Sn. Altıntaş 18 madde ile yayımlanan kararlar için çok doğru bir saptama ile ; “28 Şubat Kararları denildiğinde, akla ilk gelen -kamusal alanda örtünmenin inanç kurallarına dayalı kılınmasının yasaklanması-olmaktadır.” demektedir.

15 Temmuz 2016 FETÖ darbesinden sonra, FETÖ cü yargı mensupları tarafından açılan Ergenekon, Balyoz, Askeri Casusluk davalarının sonlandırılmasına rağmen, Başbakan Binali Yıldırım’ın karşı çıkışıyla 28 Şubat Davası, AKP iktidarının siyasi varlığının temeli olduğu için sürdürülmüştür.
Yukarıda değindiğimiz aynı yazıda:
‘1999 seçimleri sonrasında Ecevit Başbakanlığında, ANAP ve MHP Ortak Hükümeti döneminde de bu uygulama ve denetimler sürdürülmüştür.

Gelelim, 2002 seçimi ve sonrasına. 2002 Kasım seçimleri, önceki dönemde TBMM’nde iktidar yada muhalefet görevini üstlenmiş olan tüm partiler, parlamento dışı kalırken, AKP tek başına iktidar, CHP ise, tek muhalefet partisi olarak görev yapar konumu kazanmışlardır.

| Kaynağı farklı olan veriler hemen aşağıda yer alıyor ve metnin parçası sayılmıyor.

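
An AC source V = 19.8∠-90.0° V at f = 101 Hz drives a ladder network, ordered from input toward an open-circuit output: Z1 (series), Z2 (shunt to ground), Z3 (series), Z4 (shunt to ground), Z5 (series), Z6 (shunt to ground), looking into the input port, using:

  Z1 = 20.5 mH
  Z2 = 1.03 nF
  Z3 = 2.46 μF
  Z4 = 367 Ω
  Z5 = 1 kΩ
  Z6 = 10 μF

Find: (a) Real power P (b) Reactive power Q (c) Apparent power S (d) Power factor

Step 1 — Angular frequency: ω = 2π·f = 2π·101 = 634.6 rad/s.
Step 2 — Component impedances:
  Z1: Z = jωL = j·634.6·0.0205 = 0 + j13.01 Ω
  Z2: Z = 1/(jωC) = -j/(ω·C) = 0 - j1.53e+06 Ω
  Z3: Z = 1/(jωC) = -j/(ω·C) = 0 - j640.6 Ω
  Z4: Z = R = 367 Ω
  Z5: Z = R = 1000 Ω
  Z6: Z = 1/(jωC) = -j/(ω·C) = 0 - j157.6 Ω
Step 3 — Ladder network (open output): work backward from the far end, alternating series and parallel combinations. Z_in = 269.5 - j638.5 Ω = 693.1∠-67.1° Ω.
Step 4 — Source phasor: V = 19.8∠-90.0° V = 0 - j19.8 V.
Step 5 — Current: I = V / Z = 0.02632 - j0.01111 A = 0.02857∠-22.9° A.
Step 6 — Complex power: S = V·I* = 0.22 - j0.5211 VA.
Step 7 — Real power: P = Re(S) = 0.22 W.
Step 8 — Reactive power: Q = Im(S) = -0.5211 VAR.
Step 9 — Apparent power: |S| = 0.5656 VA.
Step 10 — Power factor: PF = P/|S| = 0.3889 (leading).

(a) P = 0.22 W  (b) Q = -0.5211 VAR  (c) S = 0.5656 VA  (d) PF = 0.3889 (leading)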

AKP, 12 Eylül 2010 “Hukuk Darbesi” olarak kullacağı Anayasa değişikliğinden sonra, 14 Aralık 2010 günlü, “siyasal islamı(irticayı) tehdit olmaktan çıkarıcı Başbakanlık Genelgesi’ne kadar, 9 yıl, “28 Şubat Sürecinin” uygulayıcısı olmuştur.’ denilmektedir.
Ancak 28 Şubat Kararları ‘bin yıl sürecek’ diyen Askeri kanata olan hem okyanus ötesi de hemde siyasal islamcıların kin ve linç bitmemiştir.

Yaklaşık bir yıl sonra ABD de Türkiye’ye gözdağı olduğu söylenen-Bin yılın meydan okuması- kod adlı bir tatbikat düzenlenmiştir.

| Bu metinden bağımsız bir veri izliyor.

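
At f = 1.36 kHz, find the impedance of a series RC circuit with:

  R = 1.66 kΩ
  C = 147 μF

Step 1 — Angular frequency: ω = 2π·f = 2π·1360 = 8545 rad/s.
Step 2 — Component impedances:
  R: Z = R = 1660 Ω
  C: Z = 1/(jωC) = -j/(ω·C) = 0 - j0.7961 Ω
Step 3 — Series combination: Z_total = R + C = 1660 - j0.7961 Ω = 1660∠-0.0° Ω.

Z = 1660 - j0.7961 Ω = 1660∠-0.0° Ω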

KARARLARIN ALTINDA DEMİREL, ÇİLLER VE AKŞENER’İN DE İMZASI VAR

28 Şubat 1997 de Anayasal ve Meşru MGK toplantısına katılarak ve alınan kararların altına imza atanlar ;

– Sivil Kanattan;

Cumhurbaşkanı Demirel, Başbakan Erbakan, Başbakan Yrd. Tansu Çiller, Milli Savunma Bakanı Turhan Tayan, İçişleri Bakanı Meral Akşener.

– Askeri Kanattan;

Genelkurmay Başkanı İ. Hakkı Karadayı, KKK Hikmet Köksal-DKK Güven Erkaya, HKK Ahmet Çörekçi, Jandarma Genel Komutanı Teoman Koman.

Şimdi soru şudur, aynı karara imza atan yaşlı komutanlar , hapiste tutulurken, sivil kanatta imza atanlara neden hiç bir soruşturma dahi açılmamıştır?

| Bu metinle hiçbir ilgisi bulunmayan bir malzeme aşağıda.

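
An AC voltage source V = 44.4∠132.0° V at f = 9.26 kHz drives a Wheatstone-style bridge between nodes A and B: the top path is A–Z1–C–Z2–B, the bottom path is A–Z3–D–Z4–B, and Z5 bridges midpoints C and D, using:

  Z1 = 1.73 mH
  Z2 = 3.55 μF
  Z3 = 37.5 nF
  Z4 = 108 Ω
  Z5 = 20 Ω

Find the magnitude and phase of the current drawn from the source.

Step 1 — Angular frequency: ω = 2π·f = 2π·9260 = 5.818e+04 rad/s.
Step 2 — Component impedances:
  Z1: Z = jωL = j·5.818e+04·0.00173 = 0 + j100.7 Ω
  Z2: Z = 1/(jωC) = -j/(ω·C) = 0 - j4.842 Ω
  Z3: Z = 1/(jωC) = -j/(ω·C) = 0 - j458.3 Ω
  Z4: Z = R = 108 Ω
  Z5: Z = R = 20 Ω
Step 3 — Bridge requires nodal analysis (the Z5 bridge couples midpoints C and D, so the two paths cannot be reduced to a simple series/parallel combination). Setting node B to ground and injecting 1 A at node A, the 3-node admittance system at A, C, D solves to V_A = Z_AB = 1.512 + j123.7 Ω = 123.7∠89.3° Ω.
Step 4 — Source phasor: V = 44.4∠132.0° V = -29.71 + j33 V.
Step 5 — Ohm's law: I = V / Z_total = (-29.71 + j33) / (1.512 + j123.7) = 0.2639 + j0.2435 A.
Step 6 — Convert to polar: |I| = 0.359 A, ∠I = 42.7°.

I = 0.359∠42.7° A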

HAKLILIĞINI 15 TEMMUZ 2016 FETÖ DARBESİ GÖSTERMİŞTİR

1980 darbesinde sağ ve sol örgütler çökertilip tüm illegal ve legal yapılar çökertildiği halde, yakalandığı halde bizzat Org.Kenan EVREN tarafından bizzat serbest bırakılan Fethullah Gülen çetesi serbest bırakılmış, sonraki yıllar içinde, özellikle Özal döneminde gerek Milli Eğitim Okullarında, gerekse askeri okullarda ve üniversitelerde -abiler ve ablalar- evlerindeki gizli örgütlenmesi ile devletin sivil ve askeri bürokrasisi içinde çok etkili konumlara gelmişlerdir.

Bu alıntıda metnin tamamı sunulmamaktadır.